I also met the manager Ben who grew up in Webster. After high school, Ben left Rochester to pursue undergraduate and masters degrees (Yale) in religion and the arts. He’s been back for about a year and a half now.
Ben is one of the many young “creatives” making our city vibrant and thriving. And Ben plans on making Rochester his home base for the long term, saying:
I’ve grown more and more comfortable in and excited about Rochester in that time. I love the music scene here and the strong restaurant and bar community. I’ve been very excited to get the Eastman Jazz students involved at our North Street store, giving some of the most interesting performances I’ve seen.
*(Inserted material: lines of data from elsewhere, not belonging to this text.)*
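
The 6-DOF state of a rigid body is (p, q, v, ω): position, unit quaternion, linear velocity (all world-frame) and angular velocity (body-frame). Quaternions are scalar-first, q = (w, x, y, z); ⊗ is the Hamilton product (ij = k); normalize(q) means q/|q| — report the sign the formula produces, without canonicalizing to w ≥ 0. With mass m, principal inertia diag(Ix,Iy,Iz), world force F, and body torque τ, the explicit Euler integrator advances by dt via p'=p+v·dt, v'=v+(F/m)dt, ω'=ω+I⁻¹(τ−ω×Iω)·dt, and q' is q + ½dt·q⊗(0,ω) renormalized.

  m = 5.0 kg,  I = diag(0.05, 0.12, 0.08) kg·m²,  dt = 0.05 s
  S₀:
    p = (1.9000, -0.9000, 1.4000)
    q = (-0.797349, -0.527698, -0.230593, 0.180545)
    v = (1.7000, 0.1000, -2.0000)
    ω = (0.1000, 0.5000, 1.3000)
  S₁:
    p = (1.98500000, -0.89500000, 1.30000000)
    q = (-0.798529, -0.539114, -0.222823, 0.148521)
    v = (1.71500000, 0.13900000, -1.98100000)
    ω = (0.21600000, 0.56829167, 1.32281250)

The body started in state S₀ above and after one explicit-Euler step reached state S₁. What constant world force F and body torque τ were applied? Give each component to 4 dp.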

As this Small World chapter comes to a close, Ben offered some observations from behind the desk of a bookstore:
Today Desire is on the turntable at Small World’s College Town Books. As Bob Dylan and Emmylou Harris sing long, literate songs about outlaws and loss quiet patrons whisper in and out of the aisles. It’s a small shop full of slowly emptying shelves. Soon the books will be gone and these ribs, the shelves, will be pulled down. And then perhaps some new tenant will come selling prepaid cell-phones or calling cards or stereo systems. But today Desire is on the turntable and people are still sitting down to read a few paragraphs from this Thomas Mann novel or that history of Appalachia. Stacks of books still litter my desk; books which seemed too compelling to be shelved immediately, which seemed to require my attention.
It isn’t as though a dream is dying. Some of these books will move a few miles north to the original location, Small World Books, and will there be thumbed through by similar quiet customers.
It’s a funny perspective of a city you get from behind the desk of a used bookstore. Students and collectors and the chronically lonely come to books for various reasons. Some are glad to talk about their purchases and we list titles together of novels that made this or that impact on us or them or some time period. Some don’t make eye contact. No matter. The city still grows with every transaction. I’m glad to have been here. I’m sad to go. But the old store up on North has enough character to keep me engaged and content for a while yet.
While the records are still playing come in and get 75% off all books! Buy records for a dollar a piece! Buy our bookshelves and furniture and help prevent us from throwing out our backs lugging boxes!
My own first and last purchase was Slavoj Žižek’s In Defense of Lost Causes (who I now know is a Slovenian psychoanalytic philosopher, cultural critic, and Hegelian Marxist who calls himself a “communist in a qualified sense” and wrote The Pervert’s Guide to Ideology) But as Ben explained, the bookstore hardly needs defense as a lost cause — just moving back home up north.